El plazo acaba y la desconfianza arrincona a Veremonte y BCN World

El plazo acaba y la desconfianza arrincona a Veremonte y BCN World

Publicado el 03/12/14 - por Óscar F. Civieta

Con cuatro meses de retraso, la empresa de Bañuelos entregó la documentación para optar a las licencias. En siete días tiene que pagar 377 millones de euros.

 

El macrocomplejo del juego Barcelona World está condenado a deambular por la sombra de la duda y la desconfianza. Han pasado ya dos años y medio desde que su nombre surgiera por primera vez, y cada vez se vislumbra más lejano el momento de poner la primera piedra. El pasado 26 de noviembre, Veremonte, principal candidato a hacerse con las licencias, entregó la documentación necesaria para optar a ellas. Lo hizo a solo dos días de que se acabara el plazo y con cuatro meses de retraso. La próxima fecha límite es el 10 de diciembre. Siete días, por tanto, tiene la empresa de Enrique Bañuelos para abonar 377 millones de euros.

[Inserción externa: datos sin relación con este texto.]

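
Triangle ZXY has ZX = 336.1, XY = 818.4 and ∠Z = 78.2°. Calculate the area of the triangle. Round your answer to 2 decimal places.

area ≈ 134574.78

Law of sines: sin Y = ZX·sin Z/XY ≈ 0.40200.
Since XY ≥ ZX, only the acute value applies: ∠Y ≈ 23.70°.
Then ∠X = 180° − ∠Z − ∠Y ≈ 78.10°.
Law of sines gives YZ = XY·sin X/sin Z ≈ 818.09.
Area = ½·XY·ZX·sin X ≈ 1.3457e+05.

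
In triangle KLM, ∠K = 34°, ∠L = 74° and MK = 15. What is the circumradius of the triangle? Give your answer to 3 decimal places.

The third angle is ∠M = 180° − ∠K − ∠L = 72.00°.
Law of sines: LM = MK·sin K/sin L ≈ 8.7259.
Law of sines: KL = MK·sin M/sin L ≈ 14.841.
Circumradius = MK/(2 sin L) ≈ 7.8022.

R ≈ 7.802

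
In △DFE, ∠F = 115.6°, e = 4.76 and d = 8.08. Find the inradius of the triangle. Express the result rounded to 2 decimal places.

r ≈ 1.45

By the law of cosines, f² = e² + d² − 2·e·d·cos F = 121.18, so f ≈ 11.008.
Area = ½·e·d·sin F ≈ 17.343.
Semiperimeter s = (8.08+11.008+4.76)/2 = 11.924.
Inradius = area/s = 17.343/11.924 ≈ 1.4544.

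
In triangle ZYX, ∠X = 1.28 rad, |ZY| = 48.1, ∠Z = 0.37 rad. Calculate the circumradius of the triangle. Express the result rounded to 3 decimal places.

25.104

The third angle is ∠Y = π − ∠X − ∠Z = 1.492 rad.
Law of sines: |YX| = |ZY|·sin Z/sin X ≈ 18.156.
Law of sines: |XZ| = |ZY|·sin Y/sin X ≈ 50.051.
Circumradius = |ZY|/(2 sin X) ≈ 25.104.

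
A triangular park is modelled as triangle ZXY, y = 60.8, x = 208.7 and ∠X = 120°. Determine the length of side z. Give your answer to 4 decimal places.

171.5485

Law of sines: sin Y = y·sin X/x ≈ 0.25230.
Since x ≥ y, only the acute value applies: ∠Y ≈ 14.61°.
Then ∠Z = 180° − ∠X − ∠Y ≈ 45.39°.
Law of sines gives z = x·sin Z/sin X ≈ 171.55.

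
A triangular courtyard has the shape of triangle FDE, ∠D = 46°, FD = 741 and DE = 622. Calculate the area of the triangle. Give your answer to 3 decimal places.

165772.576

Area = ½·FD·DE·sin D ≈ 1.6577e+05.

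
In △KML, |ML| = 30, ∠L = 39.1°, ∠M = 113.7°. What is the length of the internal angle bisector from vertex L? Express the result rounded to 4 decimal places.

The third angle is ∠K = 180° − ∠M − ∠L = 27.20°.
Law of sines: |LK| = |ML|·sin M/sin K ≈ 60.096.
Law of sines: |KM| = |ML|·sin L/sin K ≈ 41.392.
The bisector from L has length 2·|ML|·|LK|·cos(∠L/2)/(|ML|+|LK|) ≈ 37.714.

t_L ≈ 37.7141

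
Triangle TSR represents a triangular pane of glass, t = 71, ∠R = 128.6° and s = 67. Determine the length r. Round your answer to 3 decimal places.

By the law of cosines, r² = t² + s² − 2·t·s·cos R = 15466, so r ≈ 124.36.

124.361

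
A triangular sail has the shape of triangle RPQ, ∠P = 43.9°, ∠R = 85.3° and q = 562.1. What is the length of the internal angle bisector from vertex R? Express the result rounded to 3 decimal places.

390.469

The third angle is ∠Q = 180° − ∠R − ∠P = 50.80°.
Law of sines: r = q·sin R/sin Q ≈ 722.9.
Law of sines: p = q·sin P/sin Q ≈ 502.95.
The bisector from R has length 2·p·q·cos(∠R/2)/(p+q) ≈ 390.47.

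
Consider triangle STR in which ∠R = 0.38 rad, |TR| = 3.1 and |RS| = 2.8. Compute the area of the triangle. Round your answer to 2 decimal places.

Area = ½·|TR|·|RS|·sin R ≈ 1.6098.

1.61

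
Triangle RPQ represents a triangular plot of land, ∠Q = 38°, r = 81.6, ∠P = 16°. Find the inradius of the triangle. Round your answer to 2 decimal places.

The third angle is ∠R = 180° − ∠P − ∠Q = 126.00°.
Law of sines: p = r·sin P/sin R ≈ 27.802.
Law of sines: q = r·sin Q/sin R ≈ 62.098.
Area = ½·r·p·sin Q ≈ 698.35.
Semiperimeter s = (81.6+27.802+62.098)/2 = 85.75.
Inradius = area/s = 698.35/85.75 ≈ 8.1441.

8.14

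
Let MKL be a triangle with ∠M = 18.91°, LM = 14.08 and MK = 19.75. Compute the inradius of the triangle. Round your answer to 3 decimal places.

By the law of cosines, KL² = LM² + MK² − 2·LM·MK·cos M = 62.166, so KL ≈ 7.8845.
Area = ½·LM·MK·sin M ≈ 45.06.
Semiperimeter s = (7.8845+14.08+19.75)/2 = 20.857.
Inradius = area/s = 45.06/20.857 ≈ 2.1604.

r ≈ 2.160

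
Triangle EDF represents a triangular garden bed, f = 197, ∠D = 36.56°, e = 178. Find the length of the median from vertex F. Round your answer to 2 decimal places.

By the law of cosines, d² = f² + e² − 2·f·e·cos D = 14161, so d ≈ 119.
Median from F: ½√(2·e² + 2·d² − f²) ≈ 114.98.

114.98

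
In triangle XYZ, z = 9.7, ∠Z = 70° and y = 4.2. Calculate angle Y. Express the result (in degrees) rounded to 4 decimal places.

Law of sines: sin Y = y·sin Z/z ≈ 0.40688.
Since z ≥ y, only the acute value applies: ∠Y ≈ 24.01°.
Then ∠X = 180° − ∠Z − ∠Y ≈ 85.99°.

24.0088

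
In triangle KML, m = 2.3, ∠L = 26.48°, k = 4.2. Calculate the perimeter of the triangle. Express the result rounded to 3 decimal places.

perimeter ≈ 8.874

By the law of cosines, l² = k² + m² − 2·k·m·cos L = 5.6369, so l ≈ 2.3742.
Semiperimeter s = (4.2+2.3+2.3742)/2 = 4.4371.
Perimeter = 4.2 + 2.3 + 2.3742 = 8.8742.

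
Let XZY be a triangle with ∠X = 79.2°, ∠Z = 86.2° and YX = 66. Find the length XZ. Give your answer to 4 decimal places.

The third angle is ∠Y = 180° − ∠X − ∠Z = 14.60°.
Law of sines: XZ = YX·sin Y/sin Z ≈ 16.673.

16.6732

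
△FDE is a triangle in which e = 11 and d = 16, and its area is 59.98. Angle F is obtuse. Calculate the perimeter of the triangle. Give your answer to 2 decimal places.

perimeter ≈ 52.19

From area = ½·d·e·sin F, we get sin F = 2·area/(d·e) ≈ 0.68159.
Taking the obtuse solution, ∠F ≈ 137.03°.
Law of cosines then gives f ≈ 25.191.
Perimeter = 25.191 + 16 + 11 = 52.191.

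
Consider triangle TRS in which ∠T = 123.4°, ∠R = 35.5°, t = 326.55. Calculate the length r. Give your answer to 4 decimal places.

The third angle is ∠S = 180° − ∠T − ∠R = 21.10°.
Law of sines: r = t·sin R/sin T ≈ 227.14.

227.1414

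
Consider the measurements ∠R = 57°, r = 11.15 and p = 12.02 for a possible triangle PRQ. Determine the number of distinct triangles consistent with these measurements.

p·sin R = 12.02·sin(57°) ≈ 10.08.
Since p sin R < r < p (10.08 < 11.15 < 12.02), two triangles exist.

2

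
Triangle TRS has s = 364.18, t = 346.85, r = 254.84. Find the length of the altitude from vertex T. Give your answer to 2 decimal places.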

Los casi 380 millones de euros que tiene que pagar Veremonte servirán para comprar los terrenos en los que, teóricamente, se construirá en el futuro (quizás muy, muy lejano) Barcelona World. Tras la entrega de la documentación, concretamente el 27 de noviembre, el Diari Oficial de la Generalitat de Catalunya (DOGC) publicó el nombre de las cuatro empresas que, finalmente, podrán hacerse con los permisos pertinentes: Veremonte y Melco; Veremonte y Hard Rock; Grup Peralada y Melco.

En un principio parecía que la apuesta de la empresa que preside Bañuelos por erigir el macrocomplejo era absolutamente seria y contaba con las bases necesarias, tanto económicas como de apoyos empresariales. Sin embargo, el retraso en el cumplimiento de algunos plazos comenzó a sembrar de dudas el futuro del proyecto.

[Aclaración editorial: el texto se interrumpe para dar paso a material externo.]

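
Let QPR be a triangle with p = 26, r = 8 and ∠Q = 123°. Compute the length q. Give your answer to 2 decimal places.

By the law of cosines, q² = p² + r² − 2·p·r·cos Q = 966.57, so q ≈ 31.09.

31.09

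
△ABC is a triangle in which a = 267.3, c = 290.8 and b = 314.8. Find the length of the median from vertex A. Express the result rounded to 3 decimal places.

Median from A: ½√(2·b² + 2·c² − a²) ≈ 271.97.

271.973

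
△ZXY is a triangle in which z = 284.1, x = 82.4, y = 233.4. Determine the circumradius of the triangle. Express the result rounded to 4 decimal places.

By the law of cosines, cos Z = (x² + y² − z²) / (2·x·y) ≈ -0.50560, so ∠Z ≈ 120.37°.
Circumradius = z/(2 sin Z) ≈ 164.64.

164.6443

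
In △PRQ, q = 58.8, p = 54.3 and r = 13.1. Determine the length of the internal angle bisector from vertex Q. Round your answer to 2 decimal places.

By the law of cosines, cos Q = (p² + r² − q²) / (2·p·r) ≈ -0.23712, so ∠Q ≈ 103.72°.
The bisector from Q has length 2·p·r·cos(∠Q/2)/(p+r) ≈ 13.036.

13.04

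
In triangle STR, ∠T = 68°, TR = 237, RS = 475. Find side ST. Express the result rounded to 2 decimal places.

Law of sines: sin S = TR·sin T/RS ≈ 0.46262.
Since RS ≥ TR, only the acute value applies: ∠S ≈ 27.56°.
Then ∠R = 180° − ∠T − ∠S ≈ 84.44°.
Law of sines gives ST = RS·sin R/sin T ≈ 509.9.

509.90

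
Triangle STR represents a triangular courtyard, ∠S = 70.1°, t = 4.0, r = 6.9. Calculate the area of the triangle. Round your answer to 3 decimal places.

Area = ½·t·r·sin S ≈ 12.976.

area ≈ 12.976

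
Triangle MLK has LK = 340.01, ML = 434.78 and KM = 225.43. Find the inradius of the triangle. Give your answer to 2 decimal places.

Semiperimeter s = (340.01 + 225.43 + 434.78)/2 = 500.11.
Heron's formula: area = √(500.11·160.1·274.68·65.33) ≈ 37905.
Inradius = area/s = 37905/500.11 ≈ 75.794.

r ≈ 75.79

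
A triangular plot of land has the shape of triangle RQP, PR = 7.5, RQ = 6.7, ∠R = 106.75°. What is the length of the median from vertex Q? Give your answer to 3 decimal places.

By the law of cosines, QP² = PR² + RQ² − 2·PR·RQ·cos R = 130.1, so QP ≈ 11.406.
Median from Q: ½√(2·RQ² + 2·QP² − PR²) ≈ 8.5694.

m_Q ≈ 8.569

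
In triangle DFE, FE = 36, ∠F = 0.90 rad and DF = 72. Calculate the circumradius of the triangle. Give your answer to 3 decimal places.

By the law of cosines, ED² = DF² + FE² − 2·DF·FE·cos F = 3257.6, so ED ≈ 57.075.
Area = ½·DF·FE·sin F ≈ 1015.2.
Circumradius = ED/(2 sin F) ≈ 36.431.

36.431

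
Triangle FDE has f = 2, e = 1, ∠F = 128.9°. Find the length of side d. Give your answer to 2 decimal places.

Law of sines: sin E = e·sin F/f ≈ 0.38912.
Since f ≥ e, only the acute value applies: ∠E ≈ 22.90°.
Then ∠D = 180° − ∠F − ∠E ≈ 28.20°.
Law of sines gives d = f·sin D/sin F ≈ 1.2144.

1.21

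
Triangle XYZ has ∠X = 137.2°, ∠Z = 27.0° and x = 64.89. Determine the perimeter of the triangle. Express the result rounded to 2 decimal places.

perimeter ≈ 134.25

The third angle is ∠Y = 180° − ∠Z − ∠X = 15.80°.
Law of sines: y = x·sin Y/sin X ≈ 26.004.
Law of sines: z = x·sin Z/sin X ≈ 43.358.
Semiperimeter s = (64.89+26.004+43.358)/2 = 67.126.
Perimeter = 64.89 + 26.004 + 43.358 = 134.25.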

En el pasado mes de julio, Veremonte llegó a un acuerdo con La Caixa para postergar durante tres meses (finalmente fue hasta el 10 de diciembre comentado) la compra de los terrenos. Han pasado cinco meses, queda una semana para que termine el plazo, y el dinero sigue sin aparecer.

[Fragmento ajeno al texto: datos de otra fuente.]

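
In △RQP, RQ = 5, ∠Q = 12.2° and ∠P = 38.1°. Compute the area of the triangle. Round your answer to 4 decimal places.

area ≈ 3.2938

The third angle is ∠R = 180° − ∠Q − ∠P = 129.70°.
Law of sines: QP = RQ·sin R/sin P ≈ 6.2346.
Law of sines: PR = RQ·sin Q/sin P ≈ 1.7124.
Area = ½·RQ·QP·sin Q ≈ 3.2938.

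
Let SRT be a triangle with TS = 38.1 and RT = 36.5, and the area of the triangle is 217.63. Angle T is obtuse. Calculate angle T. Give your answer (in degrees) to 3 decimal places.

From area = ½·RT·TS·sin T, we get sin T = 2·area/(RT·TS) ≈ 0.31299.
Taking the obtuse solution, ∠T ≈ 161.76°.

∠T ≈ 161.760°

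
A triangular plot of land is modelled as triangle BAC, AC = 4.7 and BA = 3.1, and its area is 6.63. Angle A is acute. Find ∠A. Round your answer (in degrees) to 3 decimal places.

65.518

From area = ½·BA·AC·sin A, we get sin A = 2·area/(BA·AC) ≈ 0.91009.
Taking the acute solution, ∠A ≈ 65.52°.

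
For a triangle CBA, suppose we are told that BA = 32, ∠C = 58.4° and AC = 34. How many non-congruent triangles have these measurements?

2

AC·sin C = 34·sin(58.4°) ≈ 28.96.
Since AC sin C < BA < AC (28.96 < 32 < 34), two triangles exist.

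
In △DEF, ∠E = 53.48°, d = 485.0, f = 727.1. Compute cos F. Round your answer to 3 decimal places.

By the law of cosines, e² = f² + d² − 2·f·d·cos E = 3.4418e+05, so e ≈ 586.67.
Law of cosines again: cos F = (d² + e² − f²)/(2·d·e) ≈ 0.08915, so ∠F ≈ 84.89°.

0.089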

Por si la cercanía de la fecha límite fuera poco para alimentar la incertidumbre, el conseller de Empresa i Ocupació de la Generalitat, Felip Puig, se desmarcó la semana pasada con unas declaraciones que no ayudan, precisamente, a aumentar la confianza en Veremonte. Barcelona World saldrá adelante se implique, o no, Bañuelos, dijo.

Ya se avanza en el Pla Director Urbanístic

Aunque no está, ni muchísimo menos, claro que finalmente se ponga encima de la mesa el dinero necesario para la compra de los terrenos, de manera paralela se va avanzando en la redacción del Pla Director Urbanístic (PDU). Como no podía ser de otra manera, este también se pergeña con un halo de polémica en derredor.

Apunta esta controversia a la más que posible inclusión en el proyecto de la construcción de mil viviendas. Algo que, en ningún momento, se había contemplado y que, incluso, desde el Govern y el Partido Socialista de Catalunya (PSC) negaron en varias ocasiones. Los promotores del proyecto, empero, sí admitieron que era muy probable que se incluyera este millar de hogares.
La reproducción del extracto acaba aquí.